How does this condition affect your private health insurance?

Verschluss präzerebraler Arterien, or occlusion of pre-cerebral arteries, refers to the blockage of major blood vessels supplying the brain, such as the carotid or vertebral arteries, before they enter the cranial cavity. This condition is primarily caused by atherosclerosis, where plaque buildup narrows and eventually obstructs these vital pathways. Such blockages critically reduce cerebral blood flow, leading to transient ischemic attacks (TIAs) or ischemic strokes, depending on the duration and severity of the ischemia. Symptoms can include sudden weakness, numbness, vision loss, or speech difficulties. Prompt diagnosis and intervention are crucial to prevent irreversible brain damage and serious neurological deficits. Management typically involves medication, lifestyle changes, and potentially surgical or endovascular procedures to restore blood flow.

PKV Risk Assessment

Very High Risk of Rejection

Individual, specialized PHI providers may still insure you, but with a significant surcharge.
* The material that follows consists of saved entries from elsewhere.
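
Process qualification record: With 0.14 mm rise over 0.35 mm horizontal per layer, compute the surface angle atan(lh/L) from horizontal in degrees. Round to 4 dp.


angle = atan(0.14/0.35) = 21.8014 degrees


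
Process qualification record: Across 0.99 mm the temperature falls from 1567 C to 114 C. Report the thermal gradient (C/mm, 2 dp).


G = (1567-114)/0.99 = 1467.68 C/mm


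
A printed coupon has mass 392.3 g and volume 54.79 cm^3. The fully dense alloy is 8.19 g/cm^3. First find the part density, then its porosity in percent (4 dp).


rho_part = 392.3 / 54.79 = 7.16006571 g/cm^3
Porosity = (1 - 7.16006571/8.19)*100 = 12.5755 %


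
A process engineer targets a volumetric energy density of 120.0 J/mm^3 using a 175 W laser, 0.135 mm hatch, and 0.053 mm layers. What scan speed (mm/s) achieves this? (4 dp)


v = 175 / (120.0*0.135*0.053) = 203.8202 mm/s


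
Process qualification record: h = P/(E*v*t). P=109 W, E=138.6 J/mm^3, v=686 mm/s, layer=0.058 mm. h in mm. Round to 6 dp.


h = 109 / (138.6*686*0.058) = 0.019766 mm


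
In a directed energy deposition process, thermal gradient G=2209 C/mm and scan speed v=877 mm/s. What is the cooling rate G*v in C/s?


CR = 2209 * 877 = 1937293 C/s


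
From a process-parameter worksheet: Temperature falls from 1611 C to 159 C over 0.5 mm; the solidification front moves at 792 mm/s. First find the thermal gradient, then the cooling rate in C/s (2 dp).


G = (1611-159)/0.5 = 2904.0 C/mm
CR = 2904.0 * 792 = 2299968.0 C/s


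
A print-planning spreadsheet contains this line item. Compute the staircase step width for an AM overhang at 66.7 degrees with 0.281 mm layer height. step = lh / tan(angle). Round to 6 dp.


step = 0.281 / tan(66.7) = 0.121018 mm


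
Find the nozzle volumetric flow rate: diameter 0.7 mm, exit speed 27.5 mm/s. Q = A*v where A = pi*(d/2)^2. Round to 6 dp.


A = pi*(0.7/2)^2 = 0.3848451 mm^2
Q = 0.3848451 * 27.5 = 10.58324 mm^3/s


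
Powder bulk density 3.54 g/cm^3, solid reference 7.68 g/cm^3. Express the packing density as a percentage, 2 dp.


Packing = (3.54/7.68)*100 = 46.09 %


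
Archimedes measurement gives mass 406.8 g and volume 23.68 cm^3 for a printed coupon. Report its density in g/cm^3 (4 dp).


rho = 406.8 / 23.68 = 17.1791 g/cm^3


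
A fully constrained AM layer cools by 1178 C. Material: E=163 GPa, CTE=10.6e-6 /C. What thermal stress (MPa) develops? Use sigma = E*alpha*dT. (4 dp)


sigma = 163*1000 * 10.6e-6 * 1178 = 2035.3484 MPa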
Impact on Your Insurance Policy

Duration of Illness (Initial)

Acute, ranging from minutes (TIA) to hours/days (stroke). Immediate medical attention is required.
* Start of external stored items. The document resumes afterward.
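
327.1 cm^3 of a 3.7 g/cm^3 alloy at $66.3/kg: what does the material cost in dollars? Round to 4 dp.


Mass = 327.1*3.7/1000 = 1.21027 kg
Cost = 1.21027 * 66.3 = 80.2409 $


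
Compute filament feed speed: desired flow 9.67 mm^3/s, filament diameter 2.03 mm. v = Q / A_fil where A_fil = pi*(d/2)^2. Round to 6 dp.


A = pi*(2.03/2)^2 = 3.236547
v = 9.67 / 3.236547 = 2.987752 mm/s


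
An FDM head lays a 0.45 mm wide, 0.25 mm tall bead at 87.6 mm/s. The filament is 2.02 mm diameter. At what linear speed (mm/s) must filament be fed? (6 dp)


Q = 0.45 * 0.25 * 87.6 = 9.855 mm^3/s
A_fil = pi*(2.02/2)^2 = 3.20473867 mm^2
v_feed = 9.855 / 3.20473867 = 3.075134 mm/s


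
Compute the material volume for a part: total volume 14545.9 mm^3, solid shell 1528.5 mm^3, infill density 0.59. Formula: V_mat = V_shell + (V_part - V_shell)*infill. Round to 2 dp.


V_infill = (14545.9 - 1528.5) * 0.59 = 7680.27
V_total = 1528.5 + 7680.27 = 9208.77 mm^3


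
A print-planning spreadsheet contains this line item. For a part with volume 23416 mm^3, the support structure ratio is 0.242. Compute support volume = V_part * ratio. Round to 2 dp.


V_support = 23416 * 0.242 = 5666.67 mm^3


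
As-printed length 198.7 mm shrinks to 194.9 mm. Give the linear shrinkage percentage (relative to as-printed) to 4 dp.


Shrinkage = ((198.7-194.9)/198.7)*100 = 1.9124 %


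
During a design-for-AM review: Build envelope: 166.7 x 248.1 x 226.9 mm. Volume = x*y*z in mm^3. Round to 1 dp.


V = 166.7 * 248.1 * 226.9 = 9384191.5 mm^3


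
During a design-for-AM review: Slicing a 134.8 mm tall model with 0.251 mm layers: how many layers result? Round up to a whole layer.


Layers = ceil(134.8/0.251) = 538


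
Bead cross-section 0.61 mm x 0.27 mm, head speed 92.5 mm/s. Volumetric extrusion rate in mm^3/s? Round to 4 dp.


Rate = 0.61 * 0.27 * 92.5 = 15.2348 mm^3/s


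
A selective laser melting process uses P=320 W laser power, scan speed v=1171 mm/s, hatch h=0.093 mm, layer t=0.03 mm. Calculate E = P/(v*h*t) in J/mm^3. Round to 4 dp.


E = 320 / (1171*0.093*0.03) = 97.9465 J/mm^3


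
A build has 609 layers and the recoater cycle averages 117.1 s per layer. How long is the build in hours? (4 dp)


t = 609 * 117.1 / 3600 = 19.8094 hrs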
Duration of Illness (Lifetime)

Can be a one-time acute event with potential for chronic sequelae, or lead to a chronic condition requiring lifelong management and prevention of recurrence, especially if underlying atherosclerosis is widespread.

Cost of Treatment (Initial)

High. Includes emergency diagnostics (imaging), hospitalization, potentially surgical intervention (e.g., carotid endarterectomy) or endovascular procedures (stenting), and initial medications.
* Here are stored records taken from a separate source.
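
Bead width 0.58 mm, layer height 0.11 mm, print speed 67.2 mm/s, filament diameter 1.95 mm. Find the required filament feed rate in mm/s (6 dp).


Q = 0.58 * 0.11 * 67.2 = 4.28736 mm^3/s
A_fil = pi*(1.95/2)^2 = 2.98647652 mm^2
v_feed = 4.28736 / 2.98647652 = 1.435591 mm/s


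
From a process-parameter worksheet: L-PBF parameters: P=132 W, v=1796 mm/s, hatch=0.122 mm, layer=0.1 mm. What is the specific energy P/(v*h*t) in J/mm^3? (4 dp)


Build rate = 1796 * 0.122 * 0.1 = 21.9112 mm^3/s
SE = 132 / 21.9112 = 6.0243 J/mm^3


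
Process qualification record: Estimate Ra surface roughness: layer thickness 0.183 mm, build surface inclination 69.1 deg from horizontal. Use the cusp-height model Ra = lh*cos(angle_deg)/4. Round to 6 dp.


Ra = 0.183 * cos(69.1) / 4 = 0.016321 mm


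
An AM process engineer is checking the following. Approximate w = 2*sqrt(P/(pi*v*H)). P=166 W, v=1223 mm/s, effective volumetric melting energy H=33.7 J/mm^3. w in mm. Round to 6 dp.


w = 2*sqrt(166/(pi*1223*33.7)) = 0.071611 mm


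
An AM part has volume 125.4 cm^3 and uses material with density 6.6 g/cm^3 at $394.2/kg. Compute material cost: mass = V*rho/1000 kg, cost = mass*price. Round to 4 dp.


Mass = 125.4*6.6/1000 = 0.82764 kg
Cost = 0.82764 * 394.2 = 326.2557 $


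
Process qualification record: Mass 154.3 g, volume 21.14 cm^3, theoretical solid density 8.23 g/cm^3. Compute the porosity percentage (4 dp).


rho_part = 154.3 / 21.14 = 7.29895932 g/cm^3
Porosity = (1 - 7.29895932/8.23)*100 = 11.3128 %


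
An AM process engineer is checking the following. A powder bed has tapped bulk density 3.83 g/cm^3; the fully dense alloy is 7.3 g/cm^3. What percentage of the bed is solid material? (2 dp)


Packing = (3.83/7.3)*100 = 52.47 %


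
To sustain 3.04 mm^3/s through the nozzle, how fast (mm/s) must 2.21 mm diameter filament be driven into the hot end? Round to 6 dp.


A = pi*(2.21/2)^2 = 3.835963
v = 3.04 / 3.835963 = 0.7925 mm/s


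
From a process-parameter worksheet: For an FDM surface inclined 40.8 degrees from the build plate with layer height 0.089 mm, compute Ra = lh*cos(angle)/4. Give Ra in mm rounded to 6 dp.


Ra = 0.089 * cos(40.8) / 4 = 0.016843 mm


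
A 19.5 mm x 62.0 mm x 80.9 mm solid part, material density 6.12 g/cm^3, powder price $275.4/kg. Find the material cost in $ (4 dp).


V = 19.5 * 62.0 * 80.9 = 97808.1 mm^3 = 97.8081 cm^3
Mass = 97.8081 * 6.12 / 1000 = 0.59858557 kg
Cost = 0.59858557 * 275.4 = 164.8505 $


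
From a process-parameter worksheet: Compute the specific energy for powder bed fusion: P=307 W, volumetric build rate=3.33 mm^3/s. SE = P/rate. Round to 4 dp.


SE = 307 / 3.33 = 92.1922 J/mm^3


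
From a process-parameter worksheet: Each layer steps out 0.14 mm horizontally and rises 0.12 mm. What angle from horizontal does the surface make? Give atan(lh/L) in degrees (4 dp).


angle = atan(0.12/0.14) = 40.6013 degrees


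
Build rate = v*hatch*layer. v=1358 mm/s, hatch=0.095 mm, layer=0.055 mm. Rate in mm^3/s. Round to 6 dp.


Rate = 1358 * 0.095 * 0.055 = 7.09555 mm^3/s


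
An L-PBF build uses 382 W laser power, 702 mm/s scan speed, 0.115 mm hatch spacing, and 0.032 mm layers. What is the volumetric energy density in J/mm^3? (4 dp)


E = 382 / (702*0.115*0.032) = 147.8694 J/mm^3


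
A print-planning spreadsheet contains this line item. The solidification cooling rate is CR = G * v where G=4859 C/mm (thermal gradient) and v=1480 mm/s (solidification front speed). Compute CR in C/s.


CR = 4859 * 1480 = 7191320 C/s


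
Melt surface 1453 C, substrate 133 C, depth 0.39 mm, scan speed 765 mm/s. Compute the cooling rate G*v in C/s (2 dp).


G = (1453-133)/0.39 = 3384.61538462 C/mm
CR = 3384.61538462 * 765 = 2589230.77 C/s


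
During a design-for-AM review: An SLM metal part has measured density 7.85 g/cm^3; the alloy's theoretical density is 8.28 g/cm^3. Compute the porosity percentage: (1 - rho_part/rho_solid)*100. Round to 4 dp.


Porosity = (1-7.85/8.28)*100 = 5.1932 %


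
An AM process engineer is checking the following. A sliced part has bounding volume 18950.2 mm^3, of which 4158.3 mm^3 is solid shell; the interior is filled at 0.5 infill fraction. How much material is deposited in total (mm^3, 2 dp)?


V_infill = (18950.2 - 4158.3) * 0.5 = 7395.95
V_total = 4158.3 + 7395.95 = 11554.25 mm^3


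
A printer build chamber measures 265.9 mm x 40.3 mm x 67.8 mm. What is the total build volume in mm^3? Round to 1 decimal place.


V = 265.9 * 40.3 * 67.8 = 726529.2 mm^3


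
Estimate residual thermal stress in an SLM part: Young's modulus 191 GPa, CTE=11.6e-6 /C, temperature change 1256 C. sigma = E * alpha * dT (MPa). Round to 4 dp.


sigma = 191*1000 * 11.6e-6 * 1256 = 2782.7936 MPa


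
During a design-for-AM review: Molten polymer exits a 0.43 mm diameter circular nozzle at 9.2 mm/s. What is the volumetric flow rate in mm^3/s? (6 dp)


A = pi*(0.43/2)^2 = 0.14522012 mm^2
Q = 0.14522012 * 9.2 = 1.336025 mm^3/s


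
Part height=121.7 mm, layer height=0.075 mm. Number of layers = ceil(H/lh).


Layers = ceil(121.7/0.075) = 1623


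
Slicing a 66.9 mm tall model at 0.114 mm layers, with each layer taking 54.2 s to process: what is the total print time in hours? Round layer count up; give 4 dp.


Layers = ceil(66.9/0.114) = 587
t = 587 * 54.2 / 3600 = 8.8376 hrs


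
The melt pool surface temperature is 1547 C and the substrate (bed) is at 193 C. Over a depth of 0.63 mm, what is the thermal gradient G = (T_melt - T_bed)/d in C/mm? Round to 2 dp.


G = (1547-193)/0.63 = 2149.21 C/mm


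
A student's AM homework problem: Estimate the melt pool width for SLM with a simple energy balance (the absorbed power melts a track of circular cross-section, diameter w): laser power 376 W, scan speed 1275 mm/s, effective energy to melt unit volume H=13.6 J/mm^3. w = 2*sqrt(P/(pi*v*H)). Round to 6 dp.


w = 2*sqrt(376/(pi*1275*13.6)) = 0.166159 mm


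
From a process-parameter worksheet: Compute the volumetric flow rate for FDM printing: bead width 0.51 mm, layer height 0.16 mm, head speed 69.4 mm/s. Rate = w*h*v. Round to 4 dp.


Rate = 0.51 * 0.16 * 69.4 = 5.663 mm^3/s


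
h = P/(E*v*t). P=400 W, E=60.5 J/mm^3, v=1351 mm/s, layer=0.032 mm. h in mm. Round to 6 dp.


h = 400 / (60.5*1351*0.032) = 0.152932 mm


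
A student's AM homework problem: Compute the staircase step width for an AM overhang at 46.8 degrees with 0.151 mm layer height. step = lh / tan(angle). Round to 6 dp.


step = 0.151 / tan(46.8) = 0.141798 mm


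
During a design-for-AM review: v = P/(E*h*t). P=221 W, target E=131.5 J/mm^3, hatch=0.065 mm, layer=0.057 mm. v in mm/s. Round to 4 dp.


v = 221 / (131.5*0.065*0.057) = 453.6055 mm/s


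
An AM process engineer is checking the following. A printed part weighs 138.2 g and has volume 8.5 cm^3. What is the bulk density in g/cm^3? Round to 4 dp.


rho = 138.2 / 8.5 = 16.2588 g/cm^3


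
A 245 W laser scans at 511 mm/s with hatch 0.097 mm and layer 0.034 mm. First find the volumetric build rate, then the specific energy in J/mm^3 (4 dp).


Build rate = 511 * 0.097 * 0.034 = 1.685278 mm^3/s
SE = 245 / 1.685278 = 145.3766 J/mm^3


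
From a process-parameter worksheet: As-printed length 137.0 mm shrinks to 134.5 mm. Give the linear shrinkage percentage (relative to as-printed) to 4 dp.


Shrinkage = ((137.0-134.5)/137.0)*100 = 1.8248 %


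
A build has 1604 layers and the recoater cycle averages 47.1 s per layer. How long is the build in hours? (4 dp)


t = 1604 * 47.1 / 3600 = 20.9857 hrs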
Cost of Treatment (Lifetime)

Potentially very high. Involves long-term medication, regular follow-up appointments, rehabilitation for neurological deficits (physical, occupational, speech therapy), and management of associated cardiovascular risk factors.

Mortality Rate

Moderate to high, particularly if the occlusion causes a severe ischemic stroke or if treatment is delayed. Varies significantly based on stroke severity, location, and overall patient health.

Risk of Secondary Damages

High. Can lead to permanent neurological deficits (e.g., hemiparesis, aphasia, cognitive impairment), vascular dementia, depression, and increased risk of future cardiovascular events.

Probability of Full Recovery

Moderate to low for complete recovery without any residual deficits following a stroke. For transient ischemic attacks (TIAs), complete recovery is more likely with prompt treatment, but it signals a high risk of future stroke.

Underlying Disease Risk

Very high. Frequently associated with systemic atherosclerosis, hypertension, hyperlipidemia, diabetes mellitus, smoking, and other cardiovascular risk factors, which are often underlying causes.

The information provided is for general informational purposes only and is not a substitute for professional medical or insurance advice. Always consult with a qualified professional for any health concerns or before making any insurance decisions.